Monday, December 16, 2013

Staging a six-day jazz festival ‘off season’, a couple of weeks before Christmas when gift shopping and office parties are in full swing, might seem like a risky undertaking.

Yet the sold out gigs and palpable buzz of expectation crackling around Finland’s chilly but user-friendly capital made the point that this inaugural edition of WeJazz did the right thing at the right time. Furthermore, it did the local thing, placing several of the country’s groups under the spotlight, making the point that Scandinavia’s talent pool has considerable strength in depth. Black Motor was a case in point and gave a powerful demonstration of the ‘New Bottle Old Wine’ theory. Appearing at the atmospheric Koko club, the bass-drums-saxophone trio was joined by trumpeter Verneri Pohjola to play the music of the trailblazing Edward Vesala, one of several players who put Finnish jazz on the map in the 1970s. They potently captured the yearning, hymnal quality of his compositions while adding their own flashes of individuality, particularly drummer Simo Laihonen.

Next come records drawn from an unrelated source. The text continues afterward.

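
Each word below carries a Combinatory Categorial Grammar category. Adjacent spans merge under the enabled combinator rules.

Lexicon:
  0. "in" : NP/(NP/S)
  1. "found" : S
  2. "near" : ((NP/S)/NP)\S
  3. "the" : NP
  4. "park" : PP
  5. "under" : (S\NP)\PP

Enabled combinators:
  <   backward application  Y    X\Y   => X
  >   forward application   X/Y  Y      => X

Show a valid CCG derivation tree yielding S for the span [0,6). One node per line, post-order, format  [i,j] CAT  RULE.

[0,1] NP/(NP/S)  lex  "in"
[1,2] S  lex  "found"
[2,3] ((NP/S)/NP)\S  lex  "near"
[1,3] (NP/S)/NP  <  k=2
[3,4] NP  lex  "the"
[1,4] NP/S  >  k=3
[0,4] NP  >  k=1
[4,5] PP  lex  "park"
[5,6] (S\NP)\PP  lex  "under"
[4,6] S\NP  <  k=5
[0,6] S  <  k=4

[0,6] S   <
  [0,4] NP   >
    [0,1] "in" : NP/(NP/S)
    [1,4] NP/S   >
      [1,3] (NP/S)/NP   <
        [1,2] "found" : S
        [2,3] "near" : ((NP/S)/NP)\S
      [3,4] "the" : NP
  [4,6] S\NP   <
    [4,5] "park" : PP
    [5,6] "under" : (S\NP)\PP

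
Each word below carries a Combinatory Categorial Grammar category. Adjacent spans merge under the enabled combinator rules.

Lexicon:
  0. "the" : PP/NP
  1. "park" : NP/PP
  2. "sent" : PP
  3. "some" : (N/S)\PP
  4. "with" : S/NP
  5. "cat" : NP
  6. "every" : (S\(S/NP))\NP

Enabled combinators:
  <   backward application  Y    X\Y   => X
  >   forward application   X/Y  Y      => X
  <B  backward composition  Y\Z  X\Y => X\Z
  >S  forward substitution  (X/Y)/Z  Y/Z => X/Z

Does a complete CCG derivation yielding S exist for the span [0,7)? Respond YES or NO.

PP/NP NP/PP PP (N/S)\PP S/NP NP (S\(S/NP))\NP
CKY chart[0,7] = {N}; S ∉ chart

NO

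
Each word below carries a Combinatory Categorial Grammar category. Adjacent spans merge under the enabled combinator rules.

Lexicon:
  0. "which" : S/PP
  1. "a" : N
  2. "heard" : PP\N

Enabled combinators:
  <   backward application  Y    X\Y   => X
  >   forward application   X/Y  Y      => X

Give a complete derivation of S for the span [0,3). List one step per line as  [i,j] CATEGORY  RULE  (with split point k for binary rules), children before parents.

[0,1] S/PP  lex  "which"
[1,2] N  lex  "a"
[2,3] PP\N  lex  "heard"
[1,3] PP  <  k=2
[0,3] S  >  k=1

[0,3] S   >
  [0,1] "which" : S/PP
  [1,3] PP   <
    [1,2] "a" : N
    [2,3] "heard" : PP\N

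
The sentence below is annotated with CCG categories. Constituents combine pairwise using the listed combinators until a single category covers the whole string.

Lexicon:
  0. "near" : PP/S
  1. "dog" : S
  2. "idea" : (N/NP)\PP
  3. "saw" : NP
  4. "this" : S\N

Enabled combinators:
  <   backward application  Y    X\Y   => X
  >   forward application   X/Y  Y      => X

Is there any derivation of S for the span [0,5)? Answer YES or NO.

[0,5] S   <
  [0,4] N   >
    [0,3] N/NP   <
      [0,2] PP   >
        [0,1] "near" : PP/S
        [1,2] "dog" : S
      [2,3] "idea" : (N/NP)\PP
    [3,4] "saw" : NP
  [4,5] "this" : S\N

YES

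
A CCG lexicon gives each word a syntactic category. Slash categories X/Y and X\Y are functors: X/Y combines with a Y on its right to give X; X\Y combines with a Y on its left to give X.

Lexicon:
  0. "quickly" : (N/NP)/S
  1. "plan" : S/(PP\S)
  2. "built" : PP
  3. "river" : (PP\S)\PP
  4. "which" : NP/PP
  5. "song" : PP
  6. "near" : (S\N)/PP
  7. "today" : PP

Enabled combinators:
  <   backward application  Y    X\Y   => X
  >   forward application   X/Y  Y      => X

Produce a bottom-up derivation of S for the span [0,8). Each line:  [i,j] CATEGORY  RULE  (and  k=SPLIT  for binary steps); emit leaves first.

[0,8] S   <
  [0,6] N   >
    [0,4] N/NP   >
      [0,1] "quickly" : (N/NP)/S
      [1,4] S   >
        [1,2] "plan" : S/(PP\S)
        [2,4] PP\S   <
          [2,3] "built" : PP
          [3,4] "river" : (PP\S)\PP
    [4,6] NP   >
      [4,5] "which" : NP/PP
      [5,6] "song" : PP
  [6,8] S\N   >
    [6,7] "near" : (S\N)/PP
    [7,8] "today" : PP

[0,1] (N/NP)/S  lex  "quickly"
[1,2] S/(PP\S)  lex  "plan"
[2,3] PP  lex  "built"
[3,4] (PP\S)\PP  lex  "river"
[2,4] PP\S  <  k=3
[1,4] S  >  k=2
[0,4] N/NP  >  k=1
[4,5] NP/PP  lex  "which"
[5,6] PP  lex  "song"
[4,6] NP  >  k=5
[0,6] N  >  k=4
[6,7] (S\N)/PP  lex  "near"
[7,8] PP  lex  "today"
[6,8] S\N  >  k=7
[0,8] S  <  k=6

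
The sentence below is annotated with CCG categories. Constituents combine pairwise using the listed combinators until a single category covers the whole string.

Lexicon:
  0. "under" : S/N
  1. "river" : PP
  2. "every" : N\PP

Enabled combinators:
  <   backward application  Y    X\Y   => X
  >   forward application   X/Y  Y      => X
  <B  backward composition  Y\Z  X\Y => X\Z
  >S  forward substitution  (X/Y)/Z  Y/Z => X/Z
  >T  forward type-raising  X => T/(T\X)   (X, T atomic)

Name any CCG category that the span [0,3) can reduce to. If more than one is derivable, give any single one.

S

[0,3] S   >
  [0,1] "under" : S/N
  [1,3] N   <
    [1,2] "river" : PP
    [2,3] "every" : N\PP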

Also engaging was Mopo, another bass-drums-saxophone trio that brings a fair dose of playfulness and puckish spirit to music that bounces along quite joyously. Enjoyable as their set was, there were times when the hearty, twisty blues-rock riffs and punchy vocal choruses could have been rounded out by a touch more improvisation, especially from drummer Eeti Nieminen. He looks to have the making of a considerable talent. Sibelius Academy students AR Quartet could also evolve into something worthwhile if they conjoin a bolder personality to their technical prowess while the institution’s head of jazz, the saxophonist Jussi Kannaste, showed good chops in NY Connection, an incisive Finnish-American quartet co-led by drummer Jaska Lukkarinen and pianist Roy Assaf.

More internationalism came in the shape of the Tomasz Stańko quintet. The Polish trumpeter headlined a triple bill at the grand Savoy Theatre featuring inventive pianist Joona Toivanen and soul-jazz saxophonist Timo Lassy. Although Stańko’s shadowy, svelte lyricism was impressively sharp the group sound was somewhat compromised by the thin, spindly tone of Danish bass guitarist Anders Christensen. In fact, the limelight was stolen by Finnish pianist Alexi Tuomarila (pictured above top). His dazzling solos, full of pummeling attack and waspish shifts of harmony, drew the biggest rounds of applause. If that grand finale gig, clocking in at four hours, was a touch too epic, then the festival signed off with a small but perfectly formed surprise package: the charmingly aggressive organ-drums duo Kahden Miehen Galaksi (bottom left). Channeling anybody from Soft Machine to early Jimi Tenor via Larry Young, they constantly switched from terse, compact hip-hop backbeats to fluid, freewheeling grooves bathed in a sea of oddball sounds that sent a noticeable tremor of excitement around the heaving Kuudes Linja club.